Na sequência do II Congresso Republicano de Aveiro a Oposição Democrática ao regime ditatorial de Salazar & Caetano decidiu concorrer às eleições à Assembleia Nacional de 1969.
Folheto de divulgação do II Congresso Republicano (Arquivo Alfredo Baeta Garcia)
Apesar das divisões provocadas, em três círculos eleitorais, pelas listas da CEUD de Mário Soares, a oposição concorreu unida, no restante país, sob a sigla da CDE – Comissão Democrática Eleitoral.
A participação nas eleições implicava o risco de “legitimar” um ato eleitoral que se sabia, à partida, fraudulento e em que o regime utilizaria todas as armas:
- Censura nos jornais, já que o acesso à rádio e televisão estava interdito à oposição;
- Perseguição e prisão para quem distribuía propaganda eleitoral;
- Destruição da propaganda nas próprias tipografias;
- Proibição e interrupção de sessões de propaganda;
- Assalto das sedes de campanha;
- Manipulação do recenseamento eleitoral (apenas 19% da população);
- Dificuldade de acesso aos cadernos eleitorais o que impedia a distribuição das listas da oposição (o eleitor tinha que levar a lista em que ia votar, sendo o papel ligeiramente diferente pois o governo não fornecia o papel);
- Finalmente, a chapelada, nas mesas não fiscalizadas pela oposição democrática.

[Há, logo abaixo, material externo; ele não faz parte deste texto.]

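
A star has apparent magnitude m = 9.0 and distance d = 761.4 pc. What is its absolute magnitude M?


M = m - 5*log10(d) + 5 = 9.0 - 5*log10(761.4) + 5 = -0.4081

-0.4081


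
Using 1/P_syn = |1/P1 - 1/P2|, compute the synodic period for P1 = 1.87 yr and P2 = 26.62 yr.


1/P_syn = |1/P1 - 1/P2| = |1/1.87 - 1/26.62| => P_syn = 2.0113

2.0113 years


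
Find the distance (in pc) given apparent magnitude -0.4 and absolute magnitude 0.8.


d = 10^((m - M + 5)/5) = 10^((-0.4 - 0.8 + 5)/5) = 5.7544

5.7544 pc


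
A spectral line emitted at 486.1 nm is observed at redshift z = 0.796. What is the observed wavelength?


lam_obs = lam_emit * (1 + z) = 486.1 * (1 + 0.796) = 873.0356

873.0356 nm


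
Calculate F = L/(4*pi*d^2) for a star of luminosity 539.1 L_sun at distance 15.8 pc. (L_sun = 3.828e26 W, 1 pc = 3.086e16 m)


F = L / (4*pi*d^2) = 2.064e+29 / (4*pi*(4.876e+17)^2) = 6.908e-08

6.908e-08 W/m^2


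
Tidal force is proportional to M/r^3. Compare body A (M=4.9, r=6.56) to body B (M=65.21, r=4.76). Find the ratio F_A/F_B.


Ratio = (M1/r1^3) / (M2/r2^3) = (4.9/6.56^3) / (65.21/4.76^3) = 0.0287

0.0287


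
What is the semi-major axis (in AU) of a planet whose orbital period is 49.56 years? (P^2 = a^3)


a = P^(2/3) = 49.56^(2/3) = 13.4923

13.4923 AU


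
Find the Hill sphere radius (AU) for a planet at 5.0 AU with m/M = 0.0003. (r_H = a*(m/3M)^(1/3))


r_H = a * (m/3M)^(1/3) = 5.0 * (0.0003/3)^(1/3) = 0.2321

0.2321 AU


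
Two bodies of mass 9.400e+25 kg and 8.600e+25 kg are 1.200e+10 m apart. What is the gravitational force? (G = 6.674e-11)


F = G*m1*m2/r^2 = 6.674e-11 * 9.400e+25 * 8.600e+25 / (1.200e+10)^2 = 6.674e-11 * 8.084e+51 / 1.440e+20 = 3.747e+21

3.747e+21 N


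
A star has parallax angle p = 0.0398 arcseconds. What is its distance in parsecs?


d = 1/p = 1/0.0398 = 25.1256

25.1256 pc


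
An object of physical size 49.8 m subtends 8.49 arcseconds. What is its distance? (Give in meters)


D = size / theta_rad, theta_rad = 8.49 * pi/(180*3600) = 4.116e-05, D = 1.210e+06

1.210e+06 m


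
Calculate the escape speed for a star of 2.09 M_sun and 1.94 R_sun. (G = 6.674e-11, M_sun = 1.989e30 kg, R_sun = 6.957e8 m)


M = 2.09 * 1.989e30 kg = 4.15701e+30 kg; R = 1.94 * 6.957e8 m = 1.349658e+09 m. v_esc = sqrt(2GM/R) = sqrt(2 * 6.674e-11 * 4.15701e+30 / 1.349658e+09) = 641190.0391

641190.0391 m/s


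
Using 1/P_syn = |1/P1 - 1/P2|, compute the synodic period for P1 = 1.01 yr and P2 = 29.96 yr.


1/P_syn = |1/P1 - 1/P2| = |1/1.01 - 1/29.96| => P_syn = 1.0452

1.0452 years


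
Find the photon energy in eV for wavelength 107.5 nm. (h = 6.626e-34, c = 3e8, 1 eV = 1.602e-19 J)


E = hc/lambda = 6.626e-34 * 3e8 / 1.075e-07 = 1.849e-18 J = 11.5425 eV

11.5425 eV


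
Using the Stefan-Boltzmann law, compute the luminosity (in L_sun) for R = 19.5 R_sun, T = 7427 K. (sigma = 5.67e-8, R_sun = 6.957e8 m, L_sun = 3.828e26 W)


R = 19.5 * 6.957e8 m = 1.356615e+10 m. L = 4*pi*R^2*sigma*T^4 = 4*pi*(1.356615e+10)^2 * 5.67e-8 * 7427^4 = 3.989880129e+29 W. L/L_sun = 3.989880129e+29 / 3.828e26 = 1042.2884

1042.2884 L_sun


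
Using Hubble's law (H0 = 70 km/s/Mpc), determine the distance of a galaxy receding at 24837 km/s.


d = v / H0 = 24837 / 70 = 354.8143

354.8143 Mpc


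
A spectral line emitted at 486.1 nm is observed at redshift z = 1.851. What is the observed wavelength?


lam_obs = lam_emit * (1 + z) = 486.1 * (1 + 1.851) = 1385.8711

1385.8711 nm


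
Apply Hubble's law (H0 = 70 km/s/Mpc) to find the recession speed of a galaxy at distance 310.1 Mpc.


v = H0 * d = 70 * 310.1 = 21707.0

21707.0 km/s


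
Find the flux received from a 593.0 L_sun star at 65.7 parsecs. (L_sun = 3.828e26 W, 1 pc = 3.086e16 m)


F = L / (4*pi*d^2) = 2.270e+29 / (4*pi*(2.028e+18)^2) = 4.394e-09

4.394e-09 W/m^2


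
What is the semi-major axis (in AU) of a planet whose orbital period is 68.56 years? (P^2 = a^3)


a = P^(2/3) = 68.56^(2/3) = 16.7512

16.7512 AU


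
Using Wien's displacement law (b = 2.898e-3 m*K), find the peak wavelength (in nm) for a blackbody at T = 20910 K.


lam_max = b / T = 2.898e-3 / 20910 = 1.386e-07 m = 138.594 nm

138.594 nm


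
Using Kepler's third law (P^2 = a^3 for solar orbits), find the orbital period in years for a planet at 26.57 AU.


P = a^(3/2) = 26.57^1.5 = 136.958

136.958 years


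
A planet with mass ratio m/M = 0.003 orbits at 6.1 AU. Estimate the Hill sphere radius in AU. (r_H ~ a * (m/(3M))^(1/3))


r_H = a * (m/3M)^(1/3) = 6.1 * (0.003/3)^(1/3) = 0.61

0.61 AU


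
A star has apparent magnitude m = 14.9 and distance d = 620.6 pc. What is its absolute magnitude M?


M = m - 5*log10(d) + 5 = 14.9 - 5*log10(620.6) + 5 = 5.9359

5.9359


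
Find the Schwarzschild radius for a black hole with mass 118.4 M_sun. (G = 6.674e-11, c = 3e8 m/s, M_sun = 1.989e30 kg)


M = 118.4 * 1.989e30 kg = 2.354976e+32 kg. rs = 2GM/c^2 = 2 * 6.674e-11 * 2.354976e+32 / (3e8)^2 = 349269.1072

349269.1072 m


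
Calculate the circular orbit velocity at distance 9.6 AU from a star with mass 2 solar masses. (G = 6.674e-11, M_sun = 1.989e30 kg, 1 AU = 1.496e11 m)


v = sqrt(GM/r) = sqrt(6.674e-11 * 3.978e+30 / 1.436e+12) = 13596.4045

13596.4045 m/s


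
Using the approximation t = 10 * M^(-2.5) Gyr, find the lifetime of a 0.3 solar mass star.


t = 10 * M^(-2.5) = 10 * 0.3^(-2.5) = 202.8602

202.8602 Gyr


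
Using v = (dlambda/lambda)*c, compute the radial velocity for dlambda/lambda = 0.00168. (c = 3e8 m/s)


v = (dlambda/lambda) * c = 0.00168 * 3e8 = 504000.0

504000.0 m/s


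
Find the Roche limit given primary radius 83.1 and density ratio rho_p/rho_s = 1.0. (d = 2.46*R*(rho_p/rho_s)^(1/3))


d_Roche = 2.46 * 83.1 * 1.0^(1/3) = 204.426

204.426


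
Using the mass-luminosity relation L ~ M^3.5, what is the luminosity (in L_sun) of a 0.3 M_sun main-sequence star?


L/L_sun = (M/M_sun)^3.5 = 0.3^3.5 = 0.0148

0.0148 L_sun


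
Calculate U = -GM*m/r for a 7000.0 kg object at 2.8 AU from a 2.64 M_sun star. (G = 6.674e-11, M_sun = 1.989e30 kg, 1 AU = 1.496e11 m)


M = 2.64 * 1.989e30 kg = 5.25096e+30 kg; r = 2.8 AU * 1.496e11 m/AU = 4.1888e+11 m. U = -GM*m/r = -(6.674e-11 * 5.25096e+30 * 7000.0) / 4.1888e+11 = -5.856e+12

-5.856e+12 J


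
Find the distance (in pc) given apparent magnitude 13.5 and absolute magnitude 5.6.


d = 10^((m - M + 5)/5) = 10^((13.5 - 5.6 + 5)/5) = 380.1894

380.1894 pc


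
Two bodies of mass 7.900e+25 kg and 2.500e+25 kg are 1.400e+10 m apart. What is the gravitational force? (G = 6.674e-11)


F = G*m1*m2/r^2 = 6.674e-11 * 7.900e+25 * 2.500e+25 / (1.400e+10)^2 = 6.674e-11 * 1.975e+51 / 1.960e+20 = 6.725e+20

6.725e+20 N


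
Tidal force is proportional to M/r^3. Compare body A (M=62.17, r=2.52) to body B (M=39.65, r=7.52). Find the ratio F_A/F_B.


Ratio = (M1/r1^3) / (M2/r2^3) = (62.17/2.52^3) / (39.65/7.52^3) = 41.6667

41.6667


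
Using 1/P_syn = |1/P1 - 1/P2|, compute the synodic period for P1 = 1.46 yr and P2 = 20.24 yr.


1/P_syn = |1/P1 - 1/P2| = |1/1.46 - 1/20.24| => P_syn = 1.5735

1.5735 years


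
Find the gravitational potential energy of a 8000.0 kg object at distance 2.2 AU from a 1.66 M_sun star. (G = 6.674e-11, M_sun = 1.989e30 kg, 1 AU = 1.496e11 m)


M = 1.66 * 1.989e30 kg = 3.30174e+30 kg; r = 2.2 AU * 1.496e11 m/AU = 3.2912e+11 m. U = -GM*m/r = -(6.674e-11 * 3.30174e+30 * 8000.0) / 3.2912e+11 = -5.356e+12

-5.356e+12 J


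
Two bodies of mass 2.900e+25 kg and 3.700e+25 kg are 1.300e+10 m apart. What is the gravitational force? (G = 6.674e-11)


F = G*m1*m2/r^2 = 6.674e-11 * 2.900e+25 * 3.700e+25 / (1.300e+10)^2 = 6.674e-11 * 1.073e+51 / 1.690e+20 = 4.237e+20

4.237e+20 N


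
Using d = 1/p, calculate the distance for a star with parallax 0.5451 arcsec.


d = 1/p = 1/0.5451 = 1.8345

1.8345 pc


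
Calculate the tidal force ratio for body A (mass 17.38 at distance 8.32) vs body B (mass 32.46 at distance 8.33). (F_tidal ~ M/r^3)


Ratio = (M1/r1^3) / (M2/r2^3) = (17.38/8.32^3) / (32.46/8.33^3) = 0.5374

0.5374


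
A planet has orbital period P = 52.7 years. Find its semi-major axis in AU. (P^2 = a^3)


a = P^(2/3) = 52.7^(2/3) = 14.0564

14.0564 AU


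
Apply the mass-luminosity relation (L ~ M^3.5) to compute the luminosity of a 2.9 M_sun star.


L/L_sun = (M/M_sun)^3.5 = 2.9^3.5 = 41.533

41.533 L_sun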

Lista B da oposição democrática no circulo eleitoral do distrito de Coimbra (Arquivo João Nogueira Garcia) |
As eleições vieram, efetivamente, demonstrar a falsa abertura de Marcelo Caetano, mantendo-se todos os aspetos da máquina repressiva do regime sobre as mínimas tentativas dos democratas em evidenciar o seu apego à liberdade de expressão e reunião.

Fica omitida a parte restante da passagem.